Dana Moneter Internasional (IMF), dalam laporan World Economic Outlook (WEO) April 2025, merevisi turun proyeksi pertumbuhan ekonomi global untuk tahun 2025 sebesar 0,5 persen, dari 3,3 persen menjadi 2,8 persen. Proyeksi pertumbuhan ekonomi dunia untuk tahun 2026 juga diturunkan sebesar 0,3 persen, dari 3,3 persen menjadi 3 persen. Penurunan proyeksi ini disebabkan oleh dampak langsung dari eskalasi perang tarif, yang mengakibatkan penurunan aktivitas perdagangan antarnegara.

Kebijakan tarif resiprokal AS juga berdampak tidak langsung, seperti disrupsi rantai pasok, ketidakpastian di bidang perdagangan dan investasi, serta memburuknya sentimen pelaku usaha terhadap prospek ekonomi. Akibatnya, IMF juga merevisi turun proyeksi pertumbuhan ekonomi sejumlah negara, termasuk Thailand (koreksi 1,1 persen), Vietnam (koreksi 0,9 persen), Filipina (koreksi 0,6 persen), dan Meksiko (koreksi 1,7 persen). Proyeksi pertumbuhan ekonomi Indonesia juga direvisi turun dari 5,1 persen menjadi 4,7 persen, atau turun 0,4 persen. Namun, koreksi ini relatif lebih kecil dibandingkan dengan negara-negara lain.

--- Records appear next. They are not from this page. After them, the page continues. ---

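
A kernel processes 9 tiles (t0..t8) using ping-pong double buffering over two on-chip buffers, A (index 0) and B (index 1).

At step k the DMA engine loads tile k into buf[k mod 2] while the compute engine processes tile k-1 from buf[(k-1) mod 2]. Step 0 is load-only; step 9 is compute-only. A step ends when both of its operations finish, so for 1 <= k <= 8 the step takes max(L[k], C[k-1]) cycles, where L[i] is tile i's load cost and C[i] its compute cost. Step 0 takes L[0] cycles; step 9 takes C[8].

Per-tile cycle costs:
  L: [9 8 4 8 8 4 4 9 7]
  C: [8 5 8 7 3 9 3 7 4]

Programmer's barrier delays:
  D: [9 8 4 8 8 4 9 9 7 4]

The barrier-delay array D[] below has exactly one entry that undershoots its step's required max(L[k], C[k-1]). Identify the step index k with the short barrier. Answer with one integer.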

Menyikapi situasi ini, KSSK sepakat untuk terus meningkatkan kewaspadaan serta memperkuat koordinasi dan kebijakan antar lembaga anggota KSSK. Langkah ini bertujuan untuk memitigasi potensi dampak rambatan faktor risiko global dan memperkuat perekonomian serta sektor keuangan dalam negeri.